In 1997, Philip Parker provided a detailed statistical analysis of more than 460 language groups in 234 countries to illustrate issues connecting linguistic cultures to nine areas of concern (such as economics, cultural resources, demography) with key variables for each area (railways, water, telecommunications). His analyses are especially valuable for the development of nations, especially those designated as Third World countries.
Along a similar vein, scholars have attempted to classify languages according to their use between and among cultures and across nations. Such an endeavor is particularly challenging because there are historic dimensions as well as current cross-cultural variables that need to be characterized in the documentation.
Language Change and Extinction
Another reason for classifying languages is to understand language change, the extinction of languages, and the rebirth of languages. Stephen Wurm and Ian Heyward produced two successive editions of an atlas that identifies world languages that are endangered to greater and lesser degrees as well as those that are at the brink of extinction. At the beginning of the 21st century, researchers around the world consider the situation of language death to be an especially serious one. In Papua New Guinea, for example, there are approximately 820 local languages, and the national language is a Creole, Tok Pisin. Although the government has a positive attitude toward language diversity in New Guinea, by 2001 there were 75 languages in threatening circumstances and 16 extinct languages.
Reasons for concern regarding language extinction include the influence of dominating or dominant languages that cause adaptations to minority languages. In places where trade occurs with major nations of the world, native language speakers may adopt and adapt their own languages to accommodate communication. Currently around the world, there are Creole languages that have become the vernaculars of a number of language communities, and this has been at the expense of previously existing languages.

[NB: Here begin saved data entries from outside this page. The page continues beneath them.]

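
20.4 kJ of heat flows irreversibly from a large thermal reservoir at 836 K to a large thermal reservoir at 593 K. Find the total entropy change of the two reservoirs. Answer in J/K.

ΔS_total = 10 J/K

ΔS_hot = −Q/T_H = −20400/836 = -24.4 J/K and ΔS_cold = +Q/T_C = 20400/593 = 34.4 J/K.
ΔS_total = -24.4 + 34.4 = 10 J/K, positive as the second law requires.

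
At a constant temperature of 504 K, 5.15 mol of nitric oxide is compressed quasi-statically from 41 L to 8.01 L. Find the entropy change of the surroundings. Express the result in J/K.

ΔS_surr = 69.9 J/K

For an isothermal ideal gas ΔS_gas = nR ln(V₂/V₁) = 5.15 × 8.314 × ln(8.01/41) = -69.9 J/K.
The process is reversible, so ΔS_surr = −ΔS_gas = 69.9 J/K and ΔS_universe = 0.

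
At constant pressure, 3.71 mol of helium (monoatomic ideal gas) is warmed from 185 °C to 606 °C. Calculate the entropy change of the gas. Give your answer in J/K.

In kelvin: T₁ = 458.15 K, T₂ = 879.15 K. At constant pressure, ΔS = nC_p ln(T₂/T₁) with C_p = 5R/2 = 20.79 J mol⁻¹ K⁻¹.
ΔS = 3.71 × 20.79 × ln(879.15/458.15) = 50.3 J/K.

ΔS = 50.3 J/K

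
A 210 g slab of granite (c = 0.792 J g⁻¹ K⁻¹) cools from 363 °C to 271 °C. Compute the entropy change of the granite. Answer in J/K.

ΔS = -26 J/K

In kelvin: T₁ = 636.15 K, T₂ = 544.15 K. ΔS = ∫dQ_rev/T = m c ln(T₂/T₁) = 210 × 0.792 × ln(544.15/636.15) = -26 J/K.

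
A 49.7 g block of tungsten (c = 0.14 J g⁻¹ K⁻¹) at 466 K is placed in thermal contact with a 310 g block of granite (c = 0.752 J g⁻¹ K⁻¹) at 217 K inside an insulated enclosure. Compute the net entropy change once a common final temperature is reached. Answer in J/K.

ΔS_total = 2.54 J/K

Energy balance: T_f = (m₁c₁T₁ + m₂c₂T₂)/(m₁c₁ + m₂c₂) = 224.22 K.
ΔS₁ = m₁c₁ ln(T_f/T₁) = 6.958 × ln(224.22/466) = -5.09 J/K.
ΔS₂ = m₂c₂ ln(T_f/T₂) = 233.12 × ln(224.22/217) = 7.627 J/K.
ΔS_total = -5.09 + 7.627 = 2.54 J/K.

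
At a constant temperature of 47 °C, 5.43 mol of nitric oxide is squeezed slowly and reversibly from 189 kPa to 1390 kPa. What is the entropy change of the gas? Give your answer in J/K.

For an isothermal ideal gas ΔS_gas = nR ln(P₁/P₂) = 5.43 × 8.314 × ln(189/1390) = -90.1 J/K.

ΔS_gas = -90.1 J/K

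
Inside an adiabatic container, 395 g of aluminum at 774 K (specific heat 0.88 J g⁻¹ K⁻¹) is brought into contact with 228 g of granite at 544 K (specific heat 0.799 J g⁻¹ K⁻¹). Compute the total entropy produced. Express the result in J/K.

Energy balance: T_f = (m₁c₁T₁ + m₂c₂T₂)/(m₁c₁ + m₂c₂) = 694.91 K.
ΔS₁ = m₁c₁ ln(T_f/T₁) = 347.6 × ln(694.91/774) = -37.47 J/K.
ΔS₂ = m₂c₂ ln(T_f/T₂) = 182.172 × ln(694.91/544) = 44.6 J/K.
ΔS_total = -37.47 + 44.6 = 7.13 J/K.

ΔS_total = 7.13 J/K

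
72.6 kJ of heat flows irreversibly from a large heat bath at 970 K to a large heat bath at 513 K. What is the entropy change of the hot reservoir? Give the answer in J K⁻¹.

ΔS_hot = -74.8 J/K

The hot reservoir loses heat Q, so ΔS_hot = −Q/T_H = −72600/970 = -74.8 J/K.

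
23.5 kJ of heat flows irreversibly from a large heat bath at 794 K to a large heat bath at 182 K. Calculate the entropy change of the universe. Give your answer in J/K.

ΔS_total = 99.5 J/K

ΔS_hot = −Q/T_H = −23500/794 = -29.6 J/K and ΔS_cold = +Q/T_C = 23500/182 = 129.1 J/K.
ΔS_total = -29.6 + 129.1 = 99.5 J/K, positive as the second law requires.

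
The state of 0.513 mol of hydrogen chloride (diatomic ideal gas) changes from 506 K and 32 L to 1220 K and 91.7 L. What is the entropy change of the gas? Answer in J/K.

Entropy is a state function: ΔS = nC_V ln(T₂/T₁) + nR ln(V₂/V₁), with C_V = 5R/2 = 20.79 J mol⁻¹ K⁻¹ for a diatomic ideal gas.
ΔS = 0.513 × [20.79 × ln(1220/506) + 8.314 × ln(91.7/32)] = 13.9 J/K.

ΔS = 13.9 J/K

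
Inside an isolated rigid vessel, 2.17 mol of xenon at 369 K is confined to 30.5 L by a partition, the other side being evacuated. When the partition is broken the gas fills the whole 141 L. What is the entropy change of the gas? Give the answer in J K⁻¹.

For an ideal gas in free expansion Q = 0 and W = 0, so T is unchanged.
Entropy is a state function; using a reversible isothermal path, ΔS_gas = nR ln(V₂/V₁) = 2.17 × 8.314 × ln(141/30.5) = 27.6 J/K.

ΔS_gas = 27.6 J/K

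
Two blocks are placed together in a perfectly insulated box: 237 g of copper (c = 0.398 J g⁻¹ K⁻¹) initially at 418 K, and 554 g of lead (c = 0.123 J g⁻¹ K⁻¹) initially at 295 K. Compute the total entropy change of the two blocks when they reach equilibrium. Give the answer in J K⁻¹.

ΔS_total = 2.35 J/K

Energy balance: T_f = (m₁c₁T₁ + m₂c₂T₂)/(m₁c₁ + m₂c₂) = 366.41 K.
ΔS₁ = m₁c₁ ln(T_f/T₁) = 94.326 × ln(366.41/418) = -12.425 J/K.
ΔS₂ = m₂c₂ ln(T_f/T₂) = 68.142 × ln(366.41/295) = 14.772 J/K.
ΔS_total = -12.425 + 14.772 = 2.35 J/K.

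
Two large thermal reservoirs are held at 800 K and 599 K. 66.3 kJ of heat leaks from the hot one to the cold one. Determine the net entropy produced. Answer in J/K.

ΔS_hot = −Q/T_H = −66300/800 = -82.88 J/K and ΔS_cold = +Q/T_C = 66300/599 = 110.7 J/K.
ΔS_total = -82.88 + 110.7 = 27.8 J/K, positive as the second law requires.

ΔS_total = 27.8 J/K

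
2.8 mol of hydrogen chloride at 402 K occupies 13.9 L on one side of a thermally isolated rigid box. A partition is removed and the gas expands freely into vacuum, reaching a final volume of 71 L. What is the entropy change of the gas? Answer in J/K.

ΔS_gas = 38 J/K

No heat is exchanged and no work is done, so the ideal-gas temperature stays constant.
Entropy is a state function; using a reversible isothermal path, ΔS_gas = nR ln(V₂/V₁) = 2.8 × 8.314 × ln(71/13.9) = 38 J/K.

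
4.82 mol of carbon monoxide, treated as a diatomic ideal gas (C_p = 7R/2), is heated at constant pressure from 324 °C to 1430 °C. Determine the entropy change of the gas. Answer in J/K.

ΔS = 147 J/K

In kelvin: T₁ = 597.15 K, T₂ = 1703.15 K. At constant pressure, ΔS = nC_p ln(T₂/T₁) with C_p = 7R/2 = 29.1 J mol⁻¹ K⁻¹.
ΔS = 4.82 × 29.1 × ln(1703.15/597.15) = 147 J/K.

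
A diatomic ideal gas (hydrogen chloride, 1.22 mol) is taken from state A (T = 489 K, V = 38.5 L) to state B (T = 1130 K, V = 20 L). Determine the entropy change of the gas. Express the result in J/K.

ΔS = 14.6 J/K

Entropy is a state function: ΔS = nC_V ln(T₂/T₁) + nR ln(V₂/V₁), with C_V = 5R/2 = 20.79 J mol⁻¹ K⁻¹ for a diatomic ideal gas.
ΔS = 1.22 × [20.79 × ln(1130/489) + 8.314 × ln(20/38.5)] = 14.6 J/K.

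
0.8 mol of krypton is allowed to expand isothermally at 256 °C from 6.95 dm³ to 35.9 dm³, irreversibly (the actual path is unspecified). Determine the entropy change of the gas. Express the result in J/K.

Entropy is a state function, so ΔS_gas depends only on the end states.
For an isothermal ideal gas ΔS_gas = nR ln(V₂/V₁) = 0.8 × 8.314 × ln(35.9/6.95) = 10.9 J/K.

ΔS_gas = 10.9 J/K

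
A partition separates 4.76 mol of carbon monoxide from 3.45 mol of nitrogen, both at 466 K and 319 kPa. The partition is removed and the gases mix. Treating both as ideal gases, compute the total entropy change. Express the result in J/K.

Mole fractions: x_A = 4.76/8.21 = 0.58, x_B = 0.42.
ΔS_mix = −R(n_A ln x_A + n_B ln x_B) = −8.314 × (4.76 ln 0.58 + 3.45 ln 0.42) = 46.4 J/K.

ΔS_mix = 46.4 J/K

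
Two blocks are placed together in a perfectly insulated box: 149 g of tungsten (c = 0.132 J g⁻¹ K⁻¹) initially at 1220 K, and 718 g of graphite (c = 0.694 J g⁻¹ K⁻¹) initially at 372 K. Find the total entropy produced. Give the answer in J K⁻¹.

Energy balance: T_f = (m₁c₁T₁ + m₂c₂T₂)/(m₁c₁ + m₂c₂) = 404.2 K.
ΔS₁ = m₁c₁ ln(T_f/T₁) = 19.668 × ln(404.2/1220) = -21.73 J/K.
ΔS₂ = m₂c₂ ln(T_f/T₂) = 498.292 × ln(404.2/372) = 41.37 J/K.
ΔS_total = -21.73 + 41.37 = 19.6 J/K.

ΔS_total = 19.6 J/K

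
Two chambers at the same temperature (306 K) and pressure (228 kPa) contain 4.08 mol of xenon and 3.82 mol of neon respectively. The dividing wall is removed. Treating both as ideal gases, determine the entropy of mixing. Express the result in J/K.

ΔS_mix = 45.5 J/K

Mole fractions: x_A = 4.08/7.9 = 0.516, x_B = 0.484.
ΔS_mix = −R(n_A ln x_A + n_B ln x_B) = −8.314 × (4.08 ln 0.516 + 3.82 ln 0.484) = 45.5 J/K.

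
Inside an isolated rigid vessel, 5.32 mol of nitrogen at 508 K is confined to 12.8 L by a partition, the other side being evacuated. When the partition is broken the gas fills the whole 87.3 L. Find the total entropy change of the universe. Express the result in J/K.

For an ideal gas in free expansion Q = 0 and W = 0, so T is unchanged.
Entropy is a state function; using a reversible isothermal path, ΔS_gas = nR ln(V₂/V₁) = 5.32 × 8.314 × ln(87.3/12.8) = 84.9 J/K.
The insulated surroundings exchange no heat, so ΔS_surr = 0 and ΔS_universe = ΔS_gas.

ΔS_universe = 84.9 J/K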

The Persistence of Spoken Languages
Although there is much concern regarding looking for trends in the endangerment and extinction of languages, there is a hopeful side to classification as well. Certainly, researchers must be pleased when they can take a language off the endangered list or when they can see language growth.

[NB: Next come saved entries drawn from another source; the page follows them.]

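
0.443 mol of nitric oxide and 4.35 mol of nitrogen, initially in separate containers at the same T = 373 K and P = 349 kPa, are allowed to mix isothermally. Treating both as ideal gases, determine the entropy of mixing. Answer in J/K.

ΔS_mix = 12.3 J/K

Mole fractions: x_A = 0.443/4.79 = 0.0924, x_B = 0.908.
ΔS_mix = −R(n_A ln x_A + n_B ln x_B) = −8.314 × (0.443 ln 0.0924 + 4.35 ln 0.908) = 12.3 J/K.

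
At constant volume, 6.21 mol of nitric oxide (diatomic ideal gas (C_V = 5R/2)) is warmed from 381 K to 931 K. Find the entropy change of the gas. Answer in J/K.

ΔS = 115 J/K

At constant volume, ΔS = nC_V ln(T₂/T₁) with C_V = 5R/2 = 20.79 J mol⁻¹ K⁻¹.
ΔS = 6.21 × 20.79 × ln(931/381) = 115 J/K.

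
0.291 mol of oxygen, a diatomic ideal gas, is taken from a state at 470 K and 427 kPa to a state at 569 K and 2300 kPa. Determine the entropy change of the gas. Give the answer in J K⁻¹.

ΔS = -2.46 J/K

ΔS = nC_p ln(T₂/T₁) − nR ln(P₂/P₁), with C_p = 7R/2 = 29.1 J mol⁻¹ K⁻¹ for a diatomic ideal gas.
ΔS = 0.291 × [29.1 × ln(569/470) − 8.314 × ln(2300/427)] = -2.46 J/K.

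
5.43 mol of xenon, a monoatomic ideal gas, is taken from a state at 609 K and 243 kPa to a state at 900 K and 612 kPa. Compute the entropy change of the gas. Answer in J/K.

ΔS = nC_p ln(T₂/T₁) − nR ln(P₂/P₁), with C_p = 5R/2 = 20.79 J mol⁻¹ K⁻¹ for a monoatomic ideal gas.
ΔS = 5.43 × [20.79 × ln(900/609) − 8.314 × ln(612/243)] = 2.38 J/K.

ΔS = 2.38 J/K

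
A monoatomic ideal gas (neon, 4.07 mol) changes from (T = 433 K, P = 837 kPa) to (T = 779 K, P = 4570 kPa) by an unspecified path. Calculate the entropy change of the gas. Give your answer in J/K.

ΔS = -7.76 J/K

ΔS = nC_p ln(T₂/T₁) − nR ln(P₂/P₁), with C_p = 5R/2 = 20.79 J mol⁻¹ K⁻¹ for a monoatomic ideal gas.
ΔS = 4.07 × [20.79 × ln(779/433) − 8.314 × ln(4570/837)] = -7.76 J/K.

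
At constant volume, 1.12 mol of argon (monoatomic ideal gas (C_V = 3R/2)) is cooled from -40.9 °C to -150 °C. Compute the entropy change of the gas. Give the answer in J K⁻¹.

In kelvin: T₁ = 232.25 K, T₂ = 123.15 K. At constant volume, ΔS = nC_V ln(T₂/T₁) with C_V = 3R/2 = 12.47 J mol⁻¹ K⁻¹.
ΔS = 1.12 × 12.47 × ln(123.15/232.25) = -8.86 J/K.

ΔS = -8.86 J/K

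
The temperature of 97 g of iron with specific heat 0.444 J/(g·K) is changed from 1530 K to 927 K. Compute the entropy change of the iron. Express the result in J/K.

ΔS = -21.6 J/K

ΔS = ∫dQ_rev/T = m c ln(T₂/T₁) = 97 × 0.444 × ln(927/1530) = -21.6 J/K.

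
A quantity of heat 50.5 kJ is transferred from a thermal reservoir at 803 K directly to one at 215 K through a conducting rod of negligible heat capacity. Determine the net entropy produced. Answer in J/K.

ΔS_hot = −Q/T_H = −50500/803 = -62.89 J/K and ΔS_cold = +Q/T_C = 50500/215 = 234.9 J/K.
ΔS_total = -62.89 + 234.9 = 172 J/K, positive as the second law requires.

ΔS_total = 172 J/K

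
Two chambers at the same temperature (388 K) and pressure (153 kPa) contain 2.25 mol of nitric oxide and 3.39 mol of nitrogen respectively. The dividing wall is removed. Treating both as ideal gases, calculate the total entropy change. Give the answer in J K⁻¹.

Mole fractions: x_A = 2.25/5.64 = 0.399, x_B = 0.601.
ΔS_mix = −R(n_A ln x_A + n_B ln x_B) = −8.314 × (2.25 ln 0.399 + 3.39 ln 0.601) = 31.5 J/K.

ΔS_mix = 31.5 J/K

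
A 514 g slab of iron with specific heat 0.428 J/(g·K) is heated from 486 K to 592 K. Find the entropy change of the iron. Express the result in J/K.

ΔS = ∫dQ_rev/T = m c ln(T₂/T₁) = 514 × 0.428 × ln(592/486) = 43.4 J/K.

ΔS = 43.4 J/K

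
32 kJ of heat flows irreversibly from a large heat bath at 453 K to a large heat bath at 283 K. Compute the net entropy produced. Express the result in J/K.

ΔS_total = 42.4 J/K

ΔS_hot = −Q/T_H = −32000/453 = -70.64 J/K and ΔS_cold = +Q/T_C = 32000/283 = 113.07 J/K.
ΔS_total = -70.64 + 113.07 = 42.4 J/K, positive as the second law requires.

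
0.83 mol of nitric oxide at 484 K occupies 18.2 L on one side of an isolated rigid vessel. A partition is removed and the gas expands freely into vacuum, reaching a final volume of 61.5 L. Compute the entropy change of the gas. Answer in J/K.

No heat is exchanged and no work is done, so the ideal-gas temperature stays constant.
Entropy is a state function; using a reversible isothermal path, ΔS_gas = nR ln(V₂/V₁) = 0.83 × 8.314 × ln(61.5/18.2) = 8.4 J/K.

ΔS_gas = 8.4 J/K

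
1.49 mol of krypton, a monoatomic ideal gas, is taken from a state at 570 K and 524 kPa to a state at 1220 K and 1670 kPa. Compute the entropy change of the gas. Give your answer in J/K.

ΔS = nC_p ln(T₂/T₁) − nR ln(P₂/P₁), with C_p = 5R/2 = 20.79 J mol⁻¹ K⁻¹ for a monoatomic ideal gas.
ΔS = 1.49 × [20.79 × ln(1220/570) − 8.314 × ln(1670/524)] = 9.21 J/K.

ΔS = 9.21 J/K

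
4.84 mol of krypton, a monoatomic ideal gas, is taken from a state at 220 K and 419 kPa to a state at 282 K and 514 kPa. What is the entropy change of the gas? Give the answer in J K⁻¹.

ΔS = 16.8 J/K

ΔS = nC_p ln(T₂/T₁) − nR ln(P₂/P₁), with C_p = 5R/2 = 20.79 J mol⁻¹ K⁻¹ for a monoatomic ideal gas.
ΔS = 4.84 × [20.79 × ln(282/220) − 8.314 × ln(514/419)] = 16.8 J/K.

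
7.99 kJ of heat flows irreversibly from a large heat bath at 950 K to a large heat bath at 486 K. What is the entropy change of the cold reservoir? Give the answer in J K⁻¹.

ΔS_cold = 16.4 J/K

The cold reservoir gains heat Q, so ΔS_cold = +Q/T_C = 7990/486 = 16.4 J/K.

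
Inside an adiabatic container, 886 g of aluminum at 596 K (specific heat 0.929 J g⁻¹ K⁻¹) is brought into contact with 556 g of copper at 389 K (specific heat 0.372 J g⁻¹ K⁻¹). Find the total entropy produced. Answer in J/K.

ΔS_total = 13.8 J/K

Energy balance: T_f = (m₁c₁T₁ + m₂c₂T₂)/(m₁c₁ + m₂c₂) = 554.43 K.
ΔS₁ = m₁c₁ ln(T_f/T₁) = 823.094 × ln(554.43/596) = -59.51 J/K.
ΔS₂ = m₂c₂ ln(T_f/T₂) = 206.832 × ln(554.43/389) = 73.29 J/K.
ΔS_total = -59.51 + 73.29 = 13.8 J/K.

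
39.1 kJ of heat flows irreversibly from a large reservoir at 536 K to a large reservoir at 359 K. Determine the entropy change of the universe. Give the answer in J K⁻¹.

ΔS_hot = −Q/T_H = −39100/536 = -72.95 J/K and ΔS_cold = +Q/T_C = 39100/359 = 108.9 J/K.
ΔS_total = -72.95 + 108.9 = 36 J/K, positive as the second law requires.

ΔS_total = 36 J/K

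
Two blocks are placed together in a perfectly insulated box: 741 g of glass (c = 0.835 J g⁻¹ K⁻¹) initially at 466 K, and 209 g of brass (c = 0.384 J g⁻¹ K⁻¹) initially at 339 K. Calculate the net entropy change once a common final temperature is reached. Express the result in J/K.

ΔS_total = 3.31 J/K

Energy balance: T_f = (m₁c₁T₁ + m₂c₂T₂)/(m₁c₁ + m₂c₂) = 451.42 K.
ΔS₁ = m₁c₁ ln(T_f/T₁) = 618.735 × ln(451.42/466) = -19.67 J/K.
ΔS₂ = m₂c₂ ln(T_f/T₂) = 80.256 × ln(451.42/339) = 22.98 J/K.
ΔS_total = -19.67 + 22.98 = 3.31 J/K.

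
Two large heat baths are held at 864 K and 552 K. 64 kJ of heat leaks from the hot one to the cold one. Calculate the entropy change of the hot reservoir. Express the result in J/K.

The hot reservoir loses heat Q, so ΔS_hot = −Q/T_H = −64000/864 = -74.1 J/K.

ΔS_hot = -74.1 J/K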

In Togo, a tonal language, Ewe, is one of two indigenous languages that are spoken by more than 4 million people there and in adjoining Ghana. It is a primary language for use in the government, in education, and in mass media. Ewe also has a written form, and there is a body of literature written in Ewe. Togo has a commission to devise Ewe words for technological terms. Felix Ameka recently explained that Ewe is very important for life in West Africa but that the population is in regular contact with English, French, and other indigenous languages in the region. Yet it appears that the people’s efforts to stabilize the identity and use of Ewe are showing results.

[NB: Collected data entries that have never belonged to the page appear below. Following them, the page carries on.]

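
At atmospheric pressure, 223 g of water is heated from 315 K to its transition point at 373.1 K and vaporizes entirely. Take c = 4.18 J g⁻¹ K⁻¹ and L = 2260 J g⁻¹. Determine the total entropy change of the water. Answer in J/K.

Warming step: ΔS₁ = m c ln(T_tr/T_i) = 223 × 4.18 × ln(373.1/315) = 157.8 J/K.
Phase change: ΔS₂ = +mL/T_tr = 223 × 2260 / 373.1 = 1351 J/K.
ΔS_total = (157.8) + (1351) = 1510 J/K.

ΔS = 1510 J/K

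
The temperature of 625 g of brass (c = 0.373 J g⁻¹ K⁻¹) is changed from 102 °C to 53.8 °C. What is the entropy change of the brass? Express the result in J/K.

In kelvin: T₁ = 375.15 K, T₂ = 326.95 K. ΔS = ∫dQ_rev/T = m c ln(T₂/T₁) = 625 × 0.373 × ln(326.95/375.15) = -32.1 J/K.

ΔS = -32.1 J/K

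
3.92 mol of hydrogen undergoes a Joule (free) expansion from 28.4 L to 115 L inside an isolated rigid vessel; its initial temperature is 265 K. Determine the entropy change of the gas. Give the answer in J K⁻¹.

ΔS_gas = 45.6 J/K

No heat is exchanged and no work is done, so the ideal-gas temperature stays constant.
Entropy is a state function; using a reversible isothermal path, ΔS_gas = nR ln(V₂/V₁) = 3.92 × 8.314 × ln(115/28.4) = 45.6 J/K.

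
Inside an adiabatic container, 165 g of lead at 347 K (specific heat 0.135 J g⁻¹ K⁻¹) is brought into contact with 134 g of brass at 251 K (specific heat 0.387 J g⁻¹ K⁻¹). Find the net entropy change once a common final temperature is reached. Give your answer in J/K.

Energy balance: T_f = (m₁c₁T₁ + m₂c₂T₂)/(m₁c₁ + m₂c₂) = 279.85 K.
ΔS₁ = m₁c₁ ln(T_f/T₁) = 22.275 × ln(279.85/347) = -4.791 J/K.
ΔS₂ = m₂c₂ ln(T_f/T₂) = 51.858 × ln(279.85/251) = 5.641 J/K.
ΔS_total = -4.791 + 5.641 = 0.85 J/K.

ΔS_total = 0.85 J/K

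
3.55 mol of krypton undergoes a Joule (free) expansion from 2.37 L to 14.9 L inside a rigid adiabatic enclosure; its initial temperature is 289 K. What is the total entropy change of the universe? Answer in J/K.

For an ideal gas in free expansion Q = 0 and W = 0, so T is unchanged.
Entropy is a state function; using a reversible isothermal path, ΔS_gas = nR ln(V₂/V₁) = 3.55 × 8.314 × ln(14.9/2.37) = 54.3 J/K.
The insulated surroundings exchange no heat, so ΔS_surr = 0 and ΔS_universe = ΔS_gas.

ΔS_universe = 54.3 J/K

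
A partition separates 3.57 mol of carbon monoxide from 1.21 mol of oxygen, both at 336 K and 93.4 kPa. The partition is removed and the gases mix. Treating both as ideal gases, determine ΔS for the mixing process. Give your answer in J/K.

Mole fractions: x_A = 3.57/4.78 = 0.747, x_B = 0.253.
ΔS_mix = −R(n_A ln x_A + n_B ln x_B) = −8.314 × (3.57 ln 0.747 + 1.21 ln 0.253) = 22.5 J/K.

ΔS_mix = 22.5 J/K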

- Campbell, G. L. (2000). Compendium of the world’s languages (2nd ed.). London: Routledge.
- Comrie, B. (Ed.). (1990). The world’s major languages. New York: Oxford University Press.
- Crystal, D. (1997). The Cambridge encyclopedia of language (2nd ed.). New York: Cambridge University Press.
- Davis, J. (1994). Mother tongue: How humans create language. Secaucus, NJ: Carol.
- Garry, J., & Rubino, C. (Eds.). (2001). Facts about the world’s languages. New York: H. W. Wilson.
- Parker, P. M. (1997). Linguistic cultures of the world: A statistical reference. Westport, CT: Greenwood.
- Wurm, S. A., & Heyward, I. (2001). Atlas of the world’s languages in danger of disappearing (2nd ed.). Paris: UNESCO.